You left out another option:

#4 Compound with rotary, polish with DA, LSP with DA.
 
I Think it really depends on the paint itself and the skill of the person using it. I could do everything with a rotarty, its how i learned and never used a DA, then I got a DA and did everything apart from bumpers with the rotary and used the DA on the bumpers (was worried about heat, that changed with experience)...Over time i then used the Rotary for cutting and polishing and the DA for refining to ensure no hologramming and have a perfect finish. Sometimes depending on the paint ill used the rotary for cutting, DA with MF system to polish then depending how i feel DA to refine or Rupes.....or rotary.

Pretty much exactly this^^
 
I started with a DA, then started using a rotary for heavy correction and a DA for everything else. Now I'm moving more and more toward the rotary for everything. Like others have posted it depends on a lot of variables.
 
I started with rotary and tried DA a couple of times. I only incorporate a DA with softer paints or when I can't get rid of slight holograms. So really no need for a DA. Then again my DA is 10 years old.
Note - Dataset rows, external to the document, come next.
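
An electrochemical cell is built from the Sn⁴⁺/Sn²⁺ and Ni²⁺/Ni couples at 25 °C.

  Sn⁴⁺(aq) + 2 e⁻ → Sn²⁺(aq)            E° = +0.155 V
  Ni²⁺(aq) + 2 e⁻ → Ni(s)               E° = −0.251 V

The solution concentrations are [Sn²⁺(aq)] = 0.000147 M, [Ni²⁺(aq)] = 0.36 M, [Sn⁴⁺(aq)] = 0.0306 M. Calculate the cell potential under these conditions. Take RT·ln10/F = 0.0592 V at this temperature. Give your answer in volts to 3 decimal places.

+0.488 V

Sn⁴⁺/Sn²⁺ is reduced (cathode, E° = +0.155 V) and Ni²⁺/Ni is oxidized (anode).
The standard potential is +0.155 − (−0.251) = +0.406 V and the balanced reaction transfers n = 2 electrons.
Balancing gives Sn⁴⁺(aq) + Ni(s) → Sn²⁺(aq) + Ni²⁺(aq); hence Q = ([Sn²⁺(aq)]·[Ni²⁺(aq)]) / [Sn⁴⁺(aq)] = 0.00173 (log Q = −2.762).
E = E° − (0.0592/n)·log Q = +0.406 − (0.0592/2)(−2.762) = +0.488 V.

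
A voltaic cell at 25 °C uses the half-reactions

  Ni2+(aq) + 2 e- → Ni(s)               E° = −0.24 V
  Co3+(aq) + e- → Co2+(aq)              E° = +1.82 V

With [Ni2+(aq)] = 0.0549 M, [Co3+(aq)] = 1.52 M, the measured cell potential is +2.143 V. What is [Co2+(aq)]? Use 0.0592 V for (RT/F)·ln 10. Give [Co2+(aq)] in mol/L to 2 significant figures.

The Co³⁺/Co²⁺ couple has the larger reduction potential, so it is the cathode: E°cell = +1.82 − (−0.24) = +2.06 V and n = 2.
Since E = E° − (0.0592/n)·log Q, log Q = n(E° − E)/0.0592 = −2.804.
The balanced reaction is 2 Co3+(aq) + Ni(s) → 2 Co2+(aq) + Ni2+(aq), so Q = ([Co2+(aq)]^2·[Ni2+(aq)]) / [Co3+(aq)]^2.
Solving for the unknown gives log [Co2+(aq)] = −0.590, so [Co2+(aq)] ≈ 0.26 M.

0.26 M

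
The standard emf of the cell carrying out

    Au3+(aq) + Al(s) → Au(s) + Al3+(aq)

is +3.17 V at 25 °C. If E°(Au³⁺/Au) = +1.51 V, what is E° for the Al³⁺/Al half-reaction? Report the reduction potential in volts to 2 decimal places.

−1.66 V

In the reaction as written the Au³⁺/Au couple is reduced (cathode) and Al³⁺/Al is oxidized (anode), so E°cell = E°(Au³⁺/Au) − E°(Al³⁺/Al).
E°(Al³⁺/Al) = E°(cathode) − E°cell = +1.51 − (+3.17) = −1.66 V.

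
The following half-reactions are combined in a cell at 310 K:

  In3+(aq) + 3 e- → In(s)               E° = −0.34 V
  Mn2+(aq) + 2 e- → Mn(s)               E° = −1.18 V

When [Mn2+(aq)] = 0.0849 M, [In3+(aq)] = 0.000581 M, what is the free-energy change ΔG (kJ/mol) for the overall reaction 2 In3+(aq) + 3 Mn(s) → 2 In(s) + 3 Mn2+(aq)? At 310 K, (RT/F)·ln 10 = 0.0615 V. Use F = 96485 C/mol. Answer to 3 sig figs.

−467 kJ/mol

The standard cell potential is −0.34 − (−1.18) = +0.84 V, with n = 6 electrons in the balanced equation.
Q = [Mn2+(aq)]^3 / [In3+(aq)]^2 = 1.81×10^3, so log Q = 3.258 and E = +0.84 − (0.0615/6)(3.258) = +0.8066 V.
Then ΔG = −nFE = −6 × 96485 × +0.8066 J/mol = −467 kJ/mol.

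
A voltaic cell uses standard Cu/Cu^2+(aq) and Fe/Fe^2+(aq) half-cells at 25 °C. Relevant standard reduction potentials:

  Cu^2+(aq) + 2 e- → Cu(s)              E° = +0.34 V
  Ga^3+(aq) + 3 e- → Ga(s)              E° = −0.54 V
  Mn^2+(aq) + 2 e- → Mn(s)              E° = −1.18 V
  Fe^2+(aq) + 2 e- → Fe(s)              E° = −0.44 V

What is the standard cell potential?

Of the two couples in this cell, the one with the more positive reduction potential is reduced at the cathode: here that is Cu²⁺/Cu (+0.34 V); Fe²⁺/Fe (−0.44 V) is the anode.
E°cell = E°(cathode) − E°(anode) = +0.34 − (−0.44) = +0.78 V.

+0.78 V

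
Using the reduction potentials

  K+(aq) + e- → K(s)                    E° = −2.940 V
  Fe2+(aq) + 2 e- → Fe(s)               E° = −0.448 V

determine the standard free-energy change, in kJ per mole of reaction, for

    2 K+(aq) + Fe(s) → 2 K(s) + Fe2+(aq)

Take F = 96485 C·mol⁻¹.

+481 kJ/mol

In the reaction as written K+(aq) is reduced, so the K⁺/K couple is the cathode and Fe²⁺/Fe is the anode.
E°cell = −2.940 − (−0.448) = −2.492 V; balancing electrons gives n = 2.
ΔG° = −nFE°cell = −(2)(96485)(−2.492) J/mol = +481 kJ/mol.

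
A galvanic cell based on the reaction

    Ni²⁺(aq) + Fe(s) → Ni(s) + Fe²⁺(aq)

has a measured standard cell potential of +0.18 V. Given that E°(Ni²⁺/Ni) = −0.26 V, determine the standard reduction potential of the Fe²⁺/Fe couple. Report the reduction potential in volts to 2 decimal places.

−0.44 V

In the reaction as written the Ni²⁺/Ni couple is reduced (cathode) and Fe²⁺/Fe is oxidized (anode), so E°cell = E°(Ni²⁺/Ni) − E°(Fe²⁺/Fe).
E°(Fe²⁺/Fe) = E°(cathode) − E°cell = −0.26 − (+0.18) = −0.44 V.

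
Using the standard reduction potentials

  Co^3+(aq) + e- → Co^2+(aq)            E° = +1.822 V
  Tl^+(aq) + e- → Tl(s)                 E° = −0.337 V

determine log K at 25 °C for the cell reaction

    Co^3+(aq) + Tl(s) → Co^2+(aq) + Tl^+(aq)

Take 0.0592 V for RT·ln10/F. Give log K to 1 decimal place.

The Co³⁺/Co²⁺ couple is reduced (cathode); E°cell = +1.822 − (−0.337) = +2.159 V with n = 1.
At equilibrium E = 0, so log K = nE°cell / 0.0592 = (1)(+2.159) / 0.0592 = 36.5.

log K = 36.5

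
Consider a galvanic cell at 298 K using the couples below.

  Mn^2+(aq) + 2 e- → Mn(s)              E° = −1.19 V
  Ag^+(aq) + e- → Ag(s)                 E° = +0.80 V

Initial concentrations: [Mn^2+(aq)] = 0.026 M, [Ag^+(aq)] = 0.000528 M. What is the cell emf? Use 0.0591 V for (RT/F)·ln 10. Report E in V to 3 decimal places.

The Ag⁺/Ag couple has the more positive E°, so it is the cathode; Mn²⁺/Mn is the anode.
The standard potential is +0.80 − (−1.19) = +1.99 V and the balanced reaction transfers n = 2 electrons.
The balanced reaction is 2 Ag^+(aq) + Mn(s) → 2 Ag(s) + Mn^2+(aq), so Q = [Mn^2+(aq)] / [Ag^+(aq)]^2 = 9.33×10^4 and log Q = 4.970.
By the Nernst equation, E = +1.99 − (0.0591/2)·(4.970) = +1.843 V.

+1.843 V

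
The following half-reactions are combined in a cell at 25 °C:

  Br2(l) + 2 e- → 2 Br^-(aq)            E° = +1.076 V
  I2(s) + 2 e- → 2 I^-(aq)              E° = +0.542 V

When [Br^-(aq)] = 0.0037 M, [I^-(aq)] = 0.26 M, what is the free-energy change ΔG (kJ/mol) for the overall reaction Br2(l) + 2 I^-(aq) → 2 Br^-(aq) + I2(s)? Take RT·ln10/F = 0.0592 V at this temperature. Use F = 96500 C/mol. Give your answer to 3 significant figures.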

I'd like to try out the new long throw.
 
Im just waiting for someone to say they used a Rupes Bigfoot for everything...A DA/Rupes will never match the cutting abilities of a Rotary
 
I found this post by Mike back in 2012 that really sums it all up for me:

Originally Posted by Mike.Phillips@Autogeek View Post

I also believe and use as my own practice changing the action of the tool for my last machine process on most projects.

Quote:
Originally Posted by Tony L View Post

Can you explain what that means?

It means to change from using ONLY a rotary buffer and it's direct drive rotating action in a SINGLE direction to a tool that offers both rotating and oscillating action at the same time.

You change the action of the tool...


By changing the action of the tool you, KEY WORD... ensure you leave a swirl-free or hologram finish.